Ronaldo não é mesmo Abramovich, como a maior parte dos investidores de clubes da Europa também não é. É preciso refletir que 16 dos 20 clubes da Premier League são controlados por ricos empresários estrangeiros. O Arsenal, do norte-americano Stan Kroenke, e o Southampton, com 80% de controle do chinês Gao Shisheng, são apenas alguns exemplos. Já o Burnley, da Inglaterra, tem 84% de seu capital pertencente ao grupo norte-americano ALK, enquanto o Norwich, que luta com unhas e dentes para não ser rebaixado no Campeonato Inglês, pertence em 53% ao galês Michael Jones.

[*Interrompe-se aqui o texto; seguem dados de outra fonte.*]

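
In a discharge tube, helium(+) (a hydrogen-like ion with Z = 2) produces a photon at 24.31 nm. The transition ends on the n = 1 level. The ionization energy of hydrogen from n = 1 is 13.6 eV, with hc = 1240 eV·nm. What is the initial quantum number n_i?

The photon energy is ΔE = hc/λ = 1240 / 24.31 = 51.01 eV.
With Z = 2, ΔE = 54.40 × (1/n_f² − 1/n_i²), so 1/n_f² − 1/n_i² = 0.9376.
With n_f = 1: 1/n_i² = 1/1 − 0.9376 = 0.06236, so n_i ≈ 4.00.

n_i = 4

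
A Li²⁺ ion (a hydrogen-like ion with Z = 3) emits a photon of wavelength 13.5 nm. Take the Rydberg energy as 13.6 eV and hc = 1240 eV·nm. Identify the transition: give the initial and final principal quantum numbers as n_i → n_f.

The photon energy is ΔE = hc/λ = 1240 / 13.5 = 91.85 eV.
With Z = 3, ΔE = 122.4 × (1/n_f² − 1/n_i²), so 1/n_f² − 1/n_i² = 0.7504.
Trying n_f = 1 gives 1/n_i² = 0.2496, i.e. n_i ≈ 2; this pair matches.

n_i = 2, n_f = 1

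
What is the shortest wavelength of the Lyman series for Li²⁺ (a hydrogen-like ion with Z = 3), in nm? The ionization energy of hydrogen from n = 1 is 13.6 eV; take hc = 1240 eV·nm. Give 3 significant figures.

The Lyman series has lower level n_f = 1; the series limit corresponds to n_i → ∞.
ΔE_max = 13.6 × 9 / 1² = 122.4 eV.
λ_min = 1240 / 122.4 = 10.1 nm.

10.1 nm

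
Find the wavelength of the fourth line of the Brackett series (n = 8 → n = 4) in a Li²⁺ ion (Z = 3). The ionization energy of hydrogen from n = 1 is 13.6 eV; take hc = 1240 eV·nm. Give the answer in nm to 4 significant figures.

The Brackett series terminates on n_f = 4; the fourth line has n_i = 4+4 = 8.
ΔE = 122.4 × (1/4² − 1/8²) = 5.738 eV.
λ = 1240 / 5.738 = 216.1 nm.

216.1 nm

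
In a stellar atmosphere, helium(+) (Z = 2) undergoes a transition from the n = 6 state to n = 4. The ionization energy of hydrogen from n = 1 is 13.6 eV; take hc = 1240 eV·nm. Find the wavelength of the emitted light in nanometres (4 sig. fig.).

For Z = 2 the level energies scale as Z², so the effective Rydberg energy is 13.6 × 4 = 54.40 eV.
ΔE = 54.40 × (1/4² − 1/6²) = 54.40 × 0.03472 = 1.889 eV.
λ = hc/ΔE = 1240 / 1.889 = 656.5 nm.

656.5 nm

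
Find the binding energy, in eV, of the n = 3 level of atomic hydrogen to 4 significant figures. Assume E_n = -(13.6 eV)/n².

1.511 eV

E_3 = −13.60/9 = −1.511 eV, so ionization (to E = 0) requires 1.511 eV.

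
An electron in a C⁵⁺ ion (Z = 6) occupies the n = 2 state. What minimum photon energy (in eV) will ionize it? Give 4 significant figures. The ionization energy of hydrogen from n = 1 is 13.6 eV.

E_n = −13.6 Z²/n² = −489.6/n² eV for Z = 6.
E_2 = −489.6/4 = −122.4 eV, so ionization (to E = 0) requires 122.4 eV.

122.4 eV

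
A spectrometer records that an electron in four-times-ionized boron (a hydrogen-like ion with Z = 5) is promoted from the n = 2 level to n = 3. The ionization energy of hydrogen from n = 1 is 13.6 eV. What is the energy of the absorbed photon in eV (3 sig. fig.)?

The Bohr energies scale as Z², so for Z = 5: E_n = −340.0/n² eV.
E_3 = −340.0/9 = −37.78 eV and E_2 = −340.0/4 = −85.00 eV.
The photon energy is |E_3 − E_2| = 47.2 eV.

47.2 eV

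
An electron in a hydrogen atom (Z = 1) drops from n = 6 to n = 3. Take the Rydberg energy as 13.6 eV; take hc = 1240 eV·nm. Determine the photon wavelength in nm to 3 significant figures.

1090 nm

ΔE = 13.60 × (1/3² − 1/6²) = 13.60 × 0.08333 = 1.133 eV.
λ = hc/ΔE = 1240 / 1.133 = 1090 nm.
This line belongs to the Paschen series.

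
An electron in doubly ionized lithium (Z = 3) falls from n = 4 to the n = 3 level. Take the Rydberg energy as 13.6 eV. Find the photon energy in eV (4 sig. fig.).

5.950 eV

The Bohr energies scale as Z², so for Z = 3: E_n = −122.4/n² eV.
E_4 = −122.4/16 = −7.650 eV and E_3 = −122.4/9 = −13.60 eV.
The photon energy is |E_4 − E_3| = 5.950 eV.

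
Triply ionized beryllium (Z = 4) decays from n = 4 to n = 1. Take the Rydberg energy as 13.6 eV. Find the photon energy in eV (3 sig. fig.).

The Bohr energies scale as Z², so for Z = 4: E_n = −217.6/n² eV.
E_4 = −217.6/16 = −13.60 eV and E_1 = −217.6/1 = −217.6 eV.
The photon energy is |E_4 − E_1| = 204 eV.

204 eV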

O certo é que Ronaldo pegará um Cruzeiro completamente endividado e relegado à segunda divisão do Campeonato Brasileiro. Segundo informação veiculada primeiramente pelo UOL Esporte, o treinador de goleiros Leonardo Lopes, que trabalhou no clube durante 10 anos antes de ser demitido no final de 2021, entrou com um pedido de indenização de R$ 800 mil mais pensão vitalícia de R$ 5 mil em uma ação movida em função de um alegado acidente de trabalho ocorrido em dezembro de 2016, sobre o qual o clube teria sido negligente. São esses e outros inúmeros problemas que o Fenômeno terá que se deparar.

Ter um investidor não representa qualquer garantia de sucesso esportivo. Uma boa gestão não é sinônimo de títulos para o futebol. Um clube pode necessariamente dar muito lucro a seu proprietário, ter sua contabilidade toda no azul e até revelar e vender jogadores. Não significa, no entanto, que lutará por algum troféu. Portanto, a torcida cruzeirense ainda deve muito que se preocupar se olhar o exemplo do Real Valladolid.